Another thing we could focus first, is to find a way to speed up the loading of large models.
I have two models on my back burner, each of them with more than 40,000,000 triangles taking more than 2 minutes to load from disk.
There is no way to speed up loading of text files. OBJ files
are text files. Any other type of data representation in a model
is not an OBJ file.
The only strategy you can try to speed it up a little would be to abandon slow sequential
fgets() and read the file as a whole (or in very large chunks) in memory first and then parse it directly in there.
So far OR was designed to render 3d models and we can manipulate the model with the fingers or a touch pad.
Then this is where and when OR development should stop. The splitter was already an overkill and nothing but a piece of bloat.
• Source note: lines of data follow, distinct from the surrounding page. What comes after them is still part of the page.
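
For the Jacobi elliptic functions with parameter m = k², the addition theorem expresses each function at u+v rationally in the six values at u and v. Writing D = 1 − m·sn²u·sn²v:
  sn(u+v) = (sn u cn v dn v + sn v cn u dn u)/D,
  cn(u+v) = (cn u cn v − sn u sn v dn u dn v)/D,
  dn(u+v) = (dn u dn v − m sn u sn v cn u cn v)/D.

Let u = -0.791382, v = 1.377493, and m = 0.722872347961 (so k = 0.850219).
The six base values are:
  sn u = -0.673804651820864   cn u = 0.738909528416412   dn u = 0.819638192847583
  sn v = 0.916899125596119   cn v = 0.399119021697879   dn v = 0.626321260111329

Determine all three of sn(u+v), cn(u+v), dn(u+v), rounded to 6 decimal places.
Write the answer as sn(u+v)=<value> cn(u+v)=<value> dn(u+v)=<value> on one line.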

And indeed the best solution would be to create a new editor application companion, to keep the viewer simple...
As seen from your quotation here:
<< This is what C4D is doing using distinct application modules;
BP 3D paint
BP UV edit
Modeling
Standard
Visualize >>it is not the editor that is the back end companion. On the contrary, it is the viewer that's a utility attachment to the editor ecosystem.

... to avoid code duplication from one module to another ...
What pertains to the OBJ loader proper is Mobj_importGeometry (1st and 2nd passes) and Mobj_importMaterials. You may isolate them in a separate mobj.h file and compile it in a distinct DLL if you want to promote your application architecture.
Whatever else that's currently there in the project are pure renderer features and options irrelevant to the model data format that you happen to load in what is now called
ObjReader using other similar DLLs, in which case the application will have no more rights to be called
ObjReader any longer.
Note that what
ObjReader effectively renders ATM
are not OBJ files any more but effectively data in the application's own internal representation (mesh and material structures, vertex VBOs, texture maps, etc.) of the same.
... and we must restore the whole mobj.dll concept ...
You may,
I won't. Not interested.
What attracts me primarily in this project is the editing functionality of the application that's not readily available nor handy enough in the existing editors.